According to the city's Form Based Code Committee, a so-called "skyline sign" on the outside of the top level of the building is not permitted because the structure isn't more than four stories high. It also already has a small sign, calling it the Maddox Building, that was put up before the current code was approved.
Brandon Smith, regional coordinator for Columbus, Ga.-based Aflac, said at a meeting of the board that it purchased a sign upon discussions with building owner John Wise.
Aflac's offices are on the second story of the four-level building on Cherokee, where it relocated last year from Mountain Creek Road.
"We took the office under the impression the sign could be hung," Smith said. But when an installer was called, the company found out it wasn't the case.
According to the panel, the sign could go between the first and second levels. But, Smith said, the sign is too big for that location.
"We purchased the sign ... to be hung on the top level at a considerable cost," he said.
The panel has allowed a couple of exceptions in the past where signs were placed on the top level of downtown buildings less than four stories, according to the committee staff. But, in other cases, such requests were denied, staff said.
Panel member Matthew Whitaker said he doesn't understand the four-story rule.
"I don't quite understand the reason for the code," he said.
Another member, Heidi Hefferlin, said Aflac's hardship was that it purchased the sign under the promise of the landlord. She said she's sympathetic to the business spending money and being committed to downtown.
"This is a question for the committee because we've clearly not approved these in the past and it sets a precedent," Hefferlin said.
Panel member William Smith offered a motion to approve a hardship for the company because Aflac's offices are primarily accessed from a rear parking garage.

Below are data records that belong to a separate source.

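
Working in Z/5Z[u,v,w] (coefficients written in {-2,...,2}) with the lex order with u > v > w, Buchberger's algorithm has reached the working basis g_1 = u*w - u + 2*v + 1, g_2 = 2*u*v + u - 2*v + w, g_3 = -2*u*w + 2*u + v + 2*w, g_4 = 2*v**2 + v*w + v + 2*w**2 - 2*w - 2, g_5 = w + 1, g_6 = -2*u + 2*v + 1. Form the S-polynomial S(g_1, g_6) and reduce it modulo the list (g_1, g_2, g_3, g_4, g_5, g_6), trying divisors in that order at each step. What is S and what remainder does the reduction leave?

lcm(LM(g_1), LM(g_6)) = u*w.
S = (lcm/LT(g_1))·g_1 − (lcm/LT(g_6))·g_6 = -u + v*w + 2*v - 2*w + 1.
Reduce S modulo (g_1, g_2, g_3, g_4, g_5, g_6) in that order:
  leading term u: subtract (-2)·g_6 from -u + v*w + 2*v - 2*w + 1 → v*w + v - 2*w - 2
  leading term v*w: subtract (v)·g_5 from v*w + v - 2*w - 2 → -2*w - 2
  leading term w: subtract (-2)·g_5 from -2*w - 2 → 0
The remainder is 0, so this S-polynomial contributes no new basis element.
This is the inner loop of Buchberger's algorithm — each nonzero remainder becomes a new basis element.

S(g_1, g_6) = -u + v*w + 2*v - 2*w + 1; remainder on division = 0.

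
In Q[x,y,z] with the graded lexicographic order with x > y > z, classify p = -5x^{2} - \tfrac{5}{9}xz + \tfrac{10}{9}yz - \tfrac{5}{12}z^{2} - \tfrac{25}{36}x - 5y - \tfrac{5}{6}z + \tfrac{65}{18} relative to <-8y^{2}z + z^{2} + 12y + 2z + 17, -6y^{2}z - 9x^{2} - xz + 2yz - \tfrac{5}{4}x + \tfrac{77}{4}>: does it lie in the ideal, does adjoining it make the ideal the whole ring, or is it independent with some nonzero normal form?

-5x^{2} - \tfrac{5}{9}xz + \tfrac{10}{9}yz - \tfrac{5}{12}z^{2} - \tfrac{25}{36}x - 5y - \tfrac{5}{6}z + \tfrac{65}{18} lies in I (it reduces to 0).

First compute the reduced Gröbner basis of I by Buchberger's algorithm.
f_1 = -8y^{2}z + z^{2} + 12y + 2z + 17, LT = y^{2}z.
f_2 = -6y^{2}z - 9x^{2} - xz + 2yz - \tfrac{5}{4}x + \tfrac{77}{4}, LT = y^{2}z.

S(f_1,f_2): lcm = y^{2}z. S = -\tfrac{3}{2}x^{2} - \tfrac{1}{6}xz + \tfrac{1}{3}yz - \tfrac{1}{8}z^{2} - \tfrac{5}{24}x - \tfrac{3}{2}y - \tfrac{1}{4}z + \tfrac{13}{12}.
  leading term x^{2}: no divisor's leading term divides it; move -\tfrac{3}{2}x^{2} to the remainder.
  leading term xz: no divisor's leading term divides it; move -\tfrac{1}{6}xz to the remainder.
  leading term yz: no divisor's leading term divides it; move \tfrac{1}{3}yz to the remainder.
  leading term z^{2}: no divisor's leading term divides it; move -\tfrac{1}{8}z^{2} to the remainder.
  leading term x: no divisor's leading term divides it; move -\tfrac{5}{24}x to the remainder.
  leading term y: no divisor's leading term divides it; move -\tfrac{3}{2}y to the remainder.
  leading term z: no divisor's leading term divides it; move -\tfrac{1}{4}z to the remainder.
  leading term 1: no divisor's leading term divides it; move \tfrac{13}{12} to the remainder.
  remainder -\tfrac{3}{2}x^{2} - \tfrac{1}{6}xz + \tfrac{1}{3}yz - \tfrac{1}{8}z^{2} - \tfrac{5}{24}x - \tfrac{3}{2}y - \tfrac{1}{4}z + \tfrac{13}{12} ≠ 0; add h_3 = -\tfrac{3}{2}x^{2} - \tfrac{1}{6}xz + \tfrac{1}{3}yz - \tfrac{1}{8}z^{2} - \tfrac{5}{24}x - \tfrac{3}{2}y - \tfrac{1}{4}z + \tfrac{13}{12} to the basis.

S(f_1,h_3): leading monomials are coprime, so the S-polynomial reduces to 0 (Buchberger's first criterion).
S(f_2,h_3): leading monomials are coprime, so the S-polynomial reduces to 0 (Buchberger's first criterion).
Every S-polynomial of the final basis reduces to 0, so we have a Gröbner basis.
Inter-reduce: drop elements whose leading term is divisible by another's, tail-reduce, and make monic.
Reduced Gröbner basis: {y^{2}z - \tfrac{1}{8}z^{2} - \tfrac{3}{2}y - \tfrac{1}{4}z - \tfrac{17}{8}, x^{2} + \tfrac{1}{9}xz - \tfrac{2}{9}yz + \tfrac{1}{12}z^{2} + \tfrac{5}{36}x + y + \tfrac{1}{6}z - \tfrac{13}{18}}.
Label its elements g_1 = y^{2}z - \tfrac{1}{8}z^{2} - \tfrac{3}{2}y - \tfrac{1}{4}z - \tfrac{17}{8}, g_2 = x^{2} + \tfrac{1}{9}xz - \tfrac{2}{9}yz + \tfrac{1}{12}z^{2} + \tfrac{5}{36}x + y + \tfrac{1}{6}z - \tfrac{13}{18}.

Reduce p = -5x^{2} - \tfrac{5}{9}xz + \tfrac{10}{9}yz - \tfrac{5}{12}z^{2} - \tfrac{25}{36}x - 5y - \tfrac{5}{6}z + \tfrac{65}{18} modulo G:
  leading term x^{2}: subtract (-5)·g_2 from -5x^{2} - \tfrac{5}{9}xz + \tfrac{10}{9}yz - \tfrac{5}{12}z^{2} - \tfrac{25}{36}x - 5y - \tfrac{5}{6}z + \tfrac{65}{18} → 0
  normal form = 0.
Since the normal form is 0, p ∈ I.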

But the board turned down the motion and urged Aflac to work with the owner to find a solution.
Whitaker said he'd like the city to look closer at the sign issue as it considers amendments to the code.
Smith said he plans to work with Wise related to the sign at the building, which houses about 14 Aflac personnel on a permanent basis.
He said the Aflac brokers and agents work in the 14-county area around Chattanooga, and come to the office periodically.
"Growth has been unreal," Smith said. "[Aflac] is one of the most recognizable brands. The opportunities are big."